The debt extension on the private loans will likely clear the way for renewed attention to the mall’s municipal bond debt, said former East Rutherford Mayor James Cassella.
“What it may do is free up some of this money so they could start meeting their obligations,” said Cassella, who was in office during the negotiations with Triple Five on the American Dream.
With the structure based on the municipal financing deals contingent on higher-than-realized profits, the shock to the big-box retail industry from the pandemic couldn’t be predicted, said Cassella.
In the years since sales have improved at a slow rate; in 2021 American Dream operated at $60 million in the red. This year, third-quarter earnings were up 30% over the same period in 2021.
While encouraging, it still falls far below the original estimates needed to meet all the mall’s debt obligations. The four-year expansions on Triple Five’s private debt can go a long way in helping it buy time while the big-box retailing industry inches its way toward full recovery, if such a recovery is coming amid the shift to online sales.
“Now, I think that maybe they have a little bit of room to breathe with this extension,” he said.

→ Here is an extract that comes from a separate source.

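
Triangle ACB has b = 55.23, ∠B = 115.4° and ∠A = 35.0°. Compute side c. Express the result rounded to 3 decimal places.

The third angle is ∠C = 180° − ∠B − ∠A = 29.60°.
Law of sines: c = b·sin C/sin B ≈ 30.2.

30.200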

Brick-and-motor retailers as a whole have been facing “ongoing secular challenges” said Melissa Che, a senior director at Fitch Ratings covering commercial mortgage-backed securities, and while big-box retailers are performing relatively strong compared to smaller outfits, they are still struggling with lagging sales post-COVID, and that’s something that may not change any time soon.
“Consumer spending will be negatively impacted given the growing macroeconomic headwinds and Fitch’s expectations for a US recession in mid-2023 amid higher interest rates and persistent inflation,” she said.” Retail demand for space and rent growth is expected to decline relative to the strong post-pandemic recovery.”
Before the pandemic, large retailerswere already fighting the headwinds of declining sales and profitability, according to Moody’s Investors Service, who adjusted the U.S. retail industry’s outlook to negative from stable recently, saying the U.S.’s recovery “falters on the back of a solid but weakening macroeconomic environment.”
Che said that while some while retailers are bucking the trend by diversifying, as Triple Five has done with American Dream to include an amusement park, indoor ski slope, and other venues in its offerings, the industry is still evolving and case-by-base circumstances vary.
“Where we’ve seen success have been some borrowers which have diversified tenancy base, expanding experiential and dining offerings at the property,” she said.
However, there is no “one size fits all answer,” she said, and sponsors are “weighing commitment and contribution of additional equity alongside factors which may include current and anticipated future performance.”